Syscalls are expensive to process because of the additional overhead that a syscall places: you have to switch to kernel mode. A system call gets into the kernel by issuing a "trap" or interrupt. It's a call to the kernel for a service, and because it executes in the kernel address space, it has a high overhead switch to kernel (and then switching back).

This is why malloc reduces the number of calls to sbrk() and brk(). It does so by requesting more memory than you asked it to, so that it doesn't have to issue a syscall everytime you need more memory.

brk() and sbrk() are different.

brk is used to set the end of the data segment to the value you specify. It says "set the end of my data segment to this address". Of course, the address you specify must be reasonable, the operating system must have enough memory, and you can't make it point to somewhere that would otherwise exceed the process maximum data size. Thus, brk(0) is invalid, since you'd be trying to set the end of the data segment to address 0, which is nonsense.

On the other hand, sbrk increments the data segment size by the amount you specify, and returns a pointer to the previous break value. Calling sbrk with 0 is valid; it is a way to get a pointer to the current data segment break address.

malloc is not a system call, it's a C library function that manages memory using sbrk. According to the manpage, malloc(0) is valid, but not of much use:

If size is 0, then malloc() returns either NULL, or a unique pointer value that can later be successfully passed to free().

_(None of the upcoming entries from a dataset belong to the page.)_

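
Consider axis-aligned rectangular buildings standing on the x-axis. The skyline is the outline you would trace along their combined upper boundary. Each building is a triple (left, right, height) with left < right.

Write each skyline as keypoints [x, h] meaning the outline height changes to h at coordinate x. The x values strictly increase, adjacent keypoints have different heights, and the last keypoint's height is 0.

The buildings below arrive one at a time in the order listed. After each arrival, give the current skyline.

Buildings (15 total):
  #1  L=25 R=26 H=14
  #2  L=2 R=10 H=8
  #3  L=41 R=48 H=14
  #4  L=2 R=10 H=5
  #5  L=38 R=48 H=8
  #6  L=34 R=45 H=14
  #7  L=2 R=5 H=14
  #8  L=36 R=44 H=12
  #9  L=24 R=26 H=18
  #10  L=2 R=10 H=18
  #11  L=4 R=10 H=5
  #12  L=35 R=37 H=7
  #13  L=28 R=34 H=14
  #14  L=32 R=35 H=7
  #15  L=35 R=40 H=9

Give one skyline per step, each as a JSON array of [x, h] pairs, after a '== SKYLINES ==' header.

== SKYLINES ==
[[25,14],[26,0]]
[[2,8],[10,0],[25,14],[26,0]]
[[2,8],[10,0],[25,14],[26,0],[41,14],[48,0]]
[[2,8],[10,0],[25,14],[26,0],[41,14],[48,0]]
[[2,8],[10,0],[25,14],[26,0],[38,8],[41,14],[48,0]]
[[2,8],[10,0],[25,14],[26,0],[34,14],[48,0]]
[[2,14],[5,8],[10,0],[25,14],[26,0],[34,14],[48,0]]
[[2,14],[5,8],[10,0],[25,14],[26,0],[34,14],[48,0]]
[[2,14],[5,8],[10,0],[24,18],[26,0],[34,14],[48,0]]
[[2,18],[10,0],[24,18],[26,0],[34,14],[48,0]]
[[2,18],[10,0],[24,18],[26,0],[34,14],[48,0]]
[[2,18],[10,0],[24,18],[26,0],[34,14],[48,0]]
[[2,18],[10,0],[24,18],[26,0],[28,14],[48,0]]
[[2,18],[10,0],[24,18],[26,0],[28,14],[48,0]]
[[2,18],[10,0],[24,18],[26,0],[28,14],[48,0]]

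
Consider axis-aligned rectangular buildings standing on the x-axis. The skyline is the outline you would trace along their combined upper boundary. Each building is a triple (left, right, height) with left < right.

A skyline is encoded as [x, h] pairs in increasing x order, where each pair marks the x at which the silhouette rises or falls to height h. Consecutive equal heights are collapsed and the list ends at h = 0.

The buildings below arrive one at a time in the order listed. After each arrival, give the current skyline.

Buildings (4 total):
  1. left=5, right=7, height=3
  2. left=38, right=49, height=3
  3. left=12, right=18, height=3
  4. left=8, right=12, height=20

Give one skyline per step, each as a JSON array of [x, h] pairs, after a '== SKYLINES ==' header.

== SKYLINES ==
[[5,3],[7,0]]
[[5,3],[7,0],[38,3],[49,0]]
[[5,3],[7,0],[12,3],[18,0],[38,3],[49,0]]
[[5,3],[7,0],[8,20],[12,3],[18,0],[38,3],[49,0]]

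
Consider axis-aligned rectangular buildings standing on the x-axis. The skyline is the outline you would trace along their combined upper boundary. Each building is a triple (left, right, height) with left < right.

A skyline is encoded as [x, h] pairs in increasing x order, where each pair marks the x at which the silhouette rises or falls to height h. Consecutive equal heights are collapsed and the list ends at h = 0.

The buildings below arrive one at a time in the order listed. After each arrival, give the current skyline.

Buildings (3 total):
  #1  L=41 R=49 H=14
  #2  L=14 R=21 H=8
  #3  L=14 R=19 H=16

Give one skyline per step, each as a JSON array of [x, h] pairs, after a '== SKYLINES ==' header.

== SKYLINES ==
[[41,14],[49,0]]
[[14,8],[21,0],[41,14],[49,0]]
[[14,16],[19,8],[21,0],[41,14],[49,0]]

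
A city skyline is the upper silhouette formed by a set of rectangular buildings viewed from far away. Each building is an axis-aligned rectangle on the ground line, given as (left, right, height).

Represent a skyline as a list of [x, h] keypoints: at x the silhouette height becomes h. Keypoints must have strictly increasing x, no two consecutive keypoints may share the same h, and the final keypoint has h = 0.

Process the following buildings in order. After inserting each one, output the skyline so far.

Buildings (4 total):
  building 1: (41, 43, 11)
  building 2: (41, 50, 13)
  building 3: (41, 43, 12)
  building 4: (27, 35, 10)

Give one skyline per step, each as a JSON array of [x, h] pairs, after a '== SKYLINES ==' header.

== SKYLINES ==
[[41,11],[43,0]]
[[41,13],[50,0]]
[[41,13],[50,0]]
[[27,10],[35,0],[41,13],[50,0]]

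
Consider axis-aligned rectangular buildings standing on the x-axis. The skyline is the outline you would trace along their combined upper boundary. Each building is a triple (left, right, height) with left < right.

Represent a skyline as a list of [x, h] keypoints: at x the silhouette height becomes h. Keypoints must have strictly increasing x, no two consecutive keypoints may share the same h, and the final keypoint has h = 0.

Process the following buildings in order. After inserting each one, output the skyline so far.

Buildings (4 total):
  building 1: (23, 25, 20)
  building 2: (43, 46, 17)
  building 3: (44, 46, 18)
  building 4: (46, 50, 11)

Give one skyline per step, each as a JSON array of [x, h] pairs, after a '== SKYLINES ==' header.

== SKYLINES ==
[[23,20],[25,0]]
[[23,20],[25,0],[43,17],[46,0]]
[[23,20],[25,0],[43,17],[44,18],[46,0]]
[[23,20],[25,0],[43,17],[44,18],[46,11],[50,0]]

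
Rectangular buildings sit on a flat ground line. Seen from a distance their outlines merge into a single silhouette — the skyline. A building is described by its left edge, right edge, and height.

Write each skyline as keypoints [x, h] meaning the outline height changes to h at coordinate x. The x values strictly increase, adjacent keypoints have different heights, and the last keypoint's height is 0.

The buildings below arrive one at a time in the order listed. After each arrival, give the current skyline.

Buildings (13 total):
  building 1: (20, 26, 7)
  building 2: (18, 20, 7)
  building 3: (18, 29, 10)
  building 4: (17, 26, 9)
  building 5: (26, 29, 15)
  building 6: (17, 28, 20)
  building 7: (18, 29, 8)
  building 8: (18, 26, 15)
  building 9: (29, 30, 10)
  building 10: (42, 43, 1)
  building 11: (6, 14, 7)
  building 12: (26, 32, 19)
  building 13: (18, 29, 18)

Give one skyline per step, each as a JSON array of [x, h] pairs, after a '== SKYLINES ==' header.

== SKYLINES ==
[[20,7],[26,0]]
[[18,7],[26,0]]
[[18,10],[29,0]]
[[17,9],[18,10],[29,0]]
[[17,9],[18,10],[26,15],[29,0]]
[[17,20],[28,15],[29,0]]
[[17,20],[28,15],[29,0]]
[[17,20],[28,15],[29,0]]
[[17,20],[28,15],[29,10],[30,0]]
[[17,20],[28,15],[29,10],[30,0],[42,1],[43,0]]
[[6,7],[14,0],[17,20],[28,15],[29,10],[30,0],[42,1],[43,0]]
[[6,7],[14,0],[17,20],[28,19],[32,0],[42,1],[43,0]]
[[6,7],[14,0],[17,20],[28,19],[32,0],[42,1],[43,0]]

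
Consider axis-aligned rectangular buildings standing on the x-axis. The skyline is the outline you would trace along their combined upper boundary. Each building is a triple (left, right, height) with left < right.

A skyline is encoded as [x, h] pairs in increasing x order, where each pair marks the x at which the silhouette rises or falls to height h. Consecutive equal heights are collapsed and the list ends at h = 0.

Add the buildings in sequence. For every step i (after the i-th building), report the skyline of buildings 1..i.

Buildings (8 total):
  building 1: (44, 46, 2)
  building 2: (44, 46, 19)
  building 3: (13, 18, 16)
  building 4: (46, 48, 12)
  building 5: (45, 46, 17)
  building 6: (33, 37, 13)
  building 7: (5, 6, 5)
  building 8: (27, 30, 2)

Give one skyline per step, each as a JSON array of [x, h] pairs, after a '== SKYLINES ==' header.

== SKYLINES ==
[[44,2],[46,0]]
[[44,19],[46,0]]
[[13,16],[18,0],[44,19],[46,0]]
[[13,16],[18,0],[44,19],[46,12],[48,0]]
[[13,16],[18,0],[44,19],[46,12],[48,0]]
[[13,16],[18,0],[33,13],[37,0],[44,19],[46,12],[48,0]]
[[5,5],[6,0],[13,16],[18,0],[33,13],[37,0],[44,19],[46,12],[48,0]]
[[5,5],[6,0],[13,16],[18,0],[27,2],[30,0],[33,13],[37,0],[44,19],[46,12],[48,0]]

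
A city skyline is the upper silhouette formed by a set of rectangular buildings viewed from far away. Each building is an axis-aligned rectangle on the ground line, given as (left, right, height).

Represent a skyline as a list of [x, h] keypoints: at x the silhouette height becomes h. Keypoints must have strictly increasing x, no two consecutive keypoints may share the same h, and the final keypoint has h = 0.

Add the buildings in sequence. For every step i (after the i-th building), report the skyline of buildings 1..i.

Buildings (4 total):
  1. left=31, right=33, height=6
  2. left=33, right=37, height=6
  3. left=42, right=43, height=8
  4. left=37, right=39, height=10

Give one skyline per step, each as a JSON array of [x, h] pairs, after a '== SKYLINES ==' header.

== SKYLINES ==
[[31,6],[33,0]]
[[31,6],[37,0]]
[[31,6],[37,0],[42,8],[43,0]]
[[31,6],[37,10],[39,0],[42,8],[43,0]]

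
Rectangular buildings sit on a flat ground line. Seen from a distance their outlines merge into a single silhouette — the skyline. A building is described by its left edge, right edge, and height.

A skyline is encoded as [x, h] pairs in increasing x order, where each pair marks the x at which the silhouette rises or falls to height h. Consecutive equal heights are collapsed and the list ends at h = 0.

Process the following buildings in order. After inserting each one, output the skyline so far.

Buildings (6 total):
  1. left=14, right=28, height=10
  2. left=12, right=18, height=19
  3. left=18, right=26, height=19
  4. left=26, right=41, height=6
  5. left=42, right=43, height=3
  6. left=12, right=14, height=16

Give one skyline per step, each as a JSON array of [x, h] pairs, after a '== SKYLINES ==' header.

== SKYLINES ==
[[14,10],[28,0]]
[[12,19],[18,10],[28,0]]
[[12,19],[26,10],[28,0]]
[[12,19],[26,10],[28,6],[41,0]]
[[12,19],[26,10],[28,6],[41,0],[42,3],[43,0]]
[[12,19],[26,10],[28,6],[41,0],[42,3],[43,0]]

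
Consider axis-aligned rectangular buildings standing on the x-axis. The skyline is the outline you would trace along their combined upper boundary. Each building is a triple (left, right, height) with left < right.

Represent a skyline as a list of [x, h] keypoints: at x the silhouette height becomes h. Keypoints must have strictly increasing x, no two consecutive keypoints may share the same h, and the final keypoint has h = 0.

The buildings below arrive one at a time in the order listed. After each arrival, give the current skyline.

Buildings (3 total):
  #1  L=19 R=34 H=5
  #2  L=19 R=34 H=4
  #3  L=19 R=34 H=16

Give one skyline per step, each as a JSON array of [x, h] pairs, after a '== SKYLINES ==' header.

== SKYLINES ==
[[19,5],[34,0]]
[[19,5],[34,0]]
[[19,16],[34,0]]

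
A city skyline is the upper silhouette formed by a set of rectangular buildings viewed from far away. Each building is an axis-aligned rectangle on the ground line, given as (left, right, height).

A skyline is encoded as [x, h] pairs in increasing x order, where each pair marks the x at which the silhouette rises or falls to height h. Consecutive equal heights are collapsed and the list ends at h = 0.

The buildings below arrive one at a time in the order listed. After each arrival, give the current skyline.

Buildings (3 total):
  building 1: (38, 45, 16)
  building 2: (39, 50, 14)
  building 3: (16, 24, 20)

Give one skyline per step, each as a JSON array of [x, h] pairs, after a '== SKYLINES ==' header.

== SKYLINES ==
[[38,16],[45,0]]
[[38,16],[45,14],[50,0]]
[[16,20],[24,0],[38,16],[45,14],[50,0]]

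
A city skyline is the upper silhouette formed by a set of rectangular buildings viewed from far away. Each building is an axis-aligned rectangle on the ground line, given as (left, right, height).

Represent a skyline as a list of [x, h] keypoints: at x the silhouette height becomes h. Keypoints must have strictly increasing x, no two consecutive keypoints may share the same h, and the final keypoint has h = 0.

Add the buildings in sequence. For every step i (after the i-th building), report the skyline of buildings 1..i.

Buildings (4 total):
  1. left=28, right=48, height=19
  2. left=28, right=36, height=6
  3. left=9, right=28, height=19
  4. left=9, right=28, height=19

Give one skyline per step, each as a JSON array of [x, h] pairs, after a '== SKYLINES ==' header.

== SKYLINES ==
[[28,19],[48,0]]
[[28,19],[48,0]]
[[9,19],[48,0]]
[[9,19],[48,0]]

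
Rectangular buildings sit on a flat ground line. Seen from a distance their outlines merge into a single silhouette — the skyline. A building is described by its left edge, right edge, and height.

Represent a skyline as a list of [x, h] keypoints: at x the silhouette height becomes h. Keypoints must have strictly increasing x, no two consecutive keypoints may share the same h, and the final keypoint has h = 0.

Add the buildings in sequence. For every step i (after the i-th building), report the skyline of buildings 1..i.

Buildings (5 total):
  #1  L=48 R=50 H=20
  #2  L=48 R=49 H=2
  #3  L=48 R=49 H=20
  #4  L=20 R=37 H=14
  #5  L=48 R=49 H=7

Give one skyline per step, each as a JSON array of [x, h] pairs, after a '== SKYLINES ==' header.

== SKYLINES ==
[[48,20],[50,0]]
[[48,20],[50,0]]
[[48,20],[50,0]]
[[20,14],[37,0],[48,20],[50,0]]
[[20,14],[37,0],[48,20],[50,0]]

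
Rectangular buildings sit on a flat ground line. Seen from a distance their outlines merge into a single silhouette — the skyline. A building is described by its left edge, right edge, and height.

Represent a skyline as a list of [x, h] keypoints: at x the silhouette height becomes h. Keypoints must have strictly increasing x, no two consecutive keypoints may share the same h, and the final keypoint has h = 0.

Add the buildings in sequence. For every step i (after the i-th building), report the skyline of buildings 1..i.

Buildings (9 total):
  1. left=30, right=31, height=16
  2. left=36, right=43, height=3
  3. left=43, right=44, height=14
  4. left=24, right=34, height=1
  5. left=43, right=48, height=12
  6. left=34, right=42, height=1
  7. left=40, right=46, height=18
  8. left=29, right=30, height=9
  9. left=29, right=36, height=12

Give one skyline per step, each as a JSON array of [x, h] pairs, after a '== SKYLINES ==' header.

== SKYLINES ==
[[30,16],[31,0]]
[[30,16],[31,0],[36,3],[43,0]]
[[30,16],[31,0],[36,3],[43,14],[44,0]]
[[24,1],[30,16],[31,1],[34,0],[36,3],[43,14],[44,0]]
[[24,1],[30,16],[31,1],[34,0],[36,3],[43,14],[44,12],[48,0]]
[[24,1],[30,16],[31,1],[36,3],[43,14],[44,12],[48,0]]
[[24,1],[30,16],[31,1],[36,3],[40,18],[46,12],[48,0]]
[[24,1],[29,9],[30,16],[31,1],[36,3],[40,18],[46,12],[48,0]]
[[24,1],[29,12],[30,16],[31,12],[36,3],[40,18],[46,12],[48,0]]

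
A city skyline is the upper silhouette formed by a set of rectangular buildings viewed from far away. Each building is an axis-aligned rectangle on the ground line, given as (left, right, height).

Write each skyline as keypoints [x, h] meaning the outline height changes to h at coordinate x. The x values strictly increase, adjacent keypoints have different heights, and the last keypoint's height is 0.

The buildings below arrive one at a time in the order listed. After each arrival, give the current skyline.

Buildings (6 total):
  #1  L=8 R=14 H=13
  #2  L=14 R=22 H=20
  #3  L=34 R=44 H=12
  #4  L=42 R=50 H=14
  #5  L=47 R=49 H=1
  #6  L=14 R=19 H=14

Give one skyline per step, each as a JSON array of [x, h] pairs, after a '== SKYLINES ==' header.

== SKYLINES ==
[[8,13],[14,0]]
[[8,13],[14,20],[22,0]]
[[8,13],[14,20],[22,0],[34,12],[44,0]]
[[8,13],[14,20],[22,0],[34,12],[42,14],[50,0]]
[[8,13],[14,20],[22,0],[34,12],[42,14],[50,0]]
[[8,13],[14,20],[22,0],[34,12],[42,14],[50,0]]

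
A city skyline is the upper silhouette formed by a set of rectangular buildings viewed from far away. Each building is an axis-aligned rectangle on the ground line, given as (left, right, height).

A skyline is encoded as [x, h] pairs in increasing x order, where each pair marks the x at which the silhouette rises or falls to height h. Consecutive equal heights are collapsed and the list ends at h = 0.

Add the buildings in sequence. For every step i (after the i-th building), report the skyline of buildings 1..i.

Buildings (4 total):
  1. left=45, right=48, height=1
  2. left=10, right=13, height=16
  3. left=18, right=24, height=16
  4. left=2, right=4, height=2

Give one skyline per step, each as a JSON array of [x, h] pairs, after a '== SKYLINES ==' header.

== SKYLINES ==
[[45,1],[48,0]]
[[10,16],[13,0],[45,1],[48,0]]
[[10,16],[13,0],[18,16],[24,0],[45,1],[48,0]]
[[2,2],[4,0],[10,16],[13,0],[18,16],[24,0],[45,1],[48,0]]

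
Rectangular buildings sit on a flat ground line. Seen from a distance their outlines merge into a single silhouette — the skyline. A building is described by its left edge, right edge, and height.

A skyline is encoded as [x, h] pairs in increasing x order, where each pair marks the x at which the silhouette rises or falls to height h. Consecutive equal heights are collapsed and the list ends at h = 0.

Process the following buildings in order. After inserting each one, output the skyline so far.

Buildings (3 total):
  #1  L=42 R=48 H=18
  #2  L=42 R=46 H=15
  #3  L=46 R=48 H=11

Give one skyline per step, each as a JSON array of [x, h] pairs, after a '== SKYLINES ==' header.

== SKYLINES ==
[[42,18],[48,0]]
[[42,18],[48,0]]
[[42,18],[48,0]]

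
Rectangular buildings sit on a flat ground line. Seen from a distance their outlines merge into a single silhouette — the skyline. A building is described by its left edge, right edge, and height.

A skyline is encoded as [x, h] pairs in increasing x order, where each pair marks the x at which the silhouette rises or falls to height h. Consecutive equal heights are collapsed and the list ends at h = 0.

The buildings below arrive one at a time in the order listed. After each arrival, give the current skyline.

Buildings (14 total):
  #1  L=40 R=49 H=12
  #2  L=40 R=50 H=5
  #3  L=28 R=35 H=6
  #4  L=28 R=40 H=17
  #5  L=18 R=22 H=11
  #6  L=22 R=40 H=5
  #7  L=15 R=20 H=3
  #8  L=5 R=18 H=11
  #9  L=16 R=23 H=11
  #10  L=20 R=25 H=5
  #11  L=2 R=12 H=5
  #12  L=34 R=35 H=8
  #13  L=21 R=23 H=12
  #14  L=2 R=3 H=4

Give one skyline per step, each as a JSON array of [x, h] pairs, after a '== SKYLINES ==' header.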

So, no, brk(0), sbrk(0) and malloc(0) are not equivalent: the first of them is invalid, the second is used to obtain the address of the program's break, and the latter is useless.

Keep in mind that you should never use both malloc and brk or sbrk throughout your program. malloc assumes it's got full control of brk and sbrk, if you interchange calls to malloc and brk, very weird things can happen.

Answer 2

why malloc reduces the number of sbrk() system calls that the program must perform?

say, if you call malloc() to request 10 bytes memory, the implementation may use sbrk (or other system call like mmap) to request 4K bytes from OS. Then when you call malloc() next time to request another 10 bytes, it doesn't have to issue system call; it may just return some memory allocated by system call of the last time 4K.

Answer 3

malloc() function is used to call the sbrk system call to create a memory dynamically during the process.

malloc() function is already assigned in stdlib.h header file so the as per the required function is recursively call by the malloc function using the library function.

with the help of sbrk we need to explicitly declare some thing to call the system call.

According to the size given in function or through system call it return to the variable and store.

Answer 4

sbrk() function increases the programs data segment allocation by specified bytes.

malloc(4096); // sbrk += 4096 Bytes
free();       // freeing memory will not bring down the sbrk by 4096 Bytes  
malloc(4096); // malloc'ing again will not increase the sbrk and it will use 
                 the existing space which not result in sbrk() call.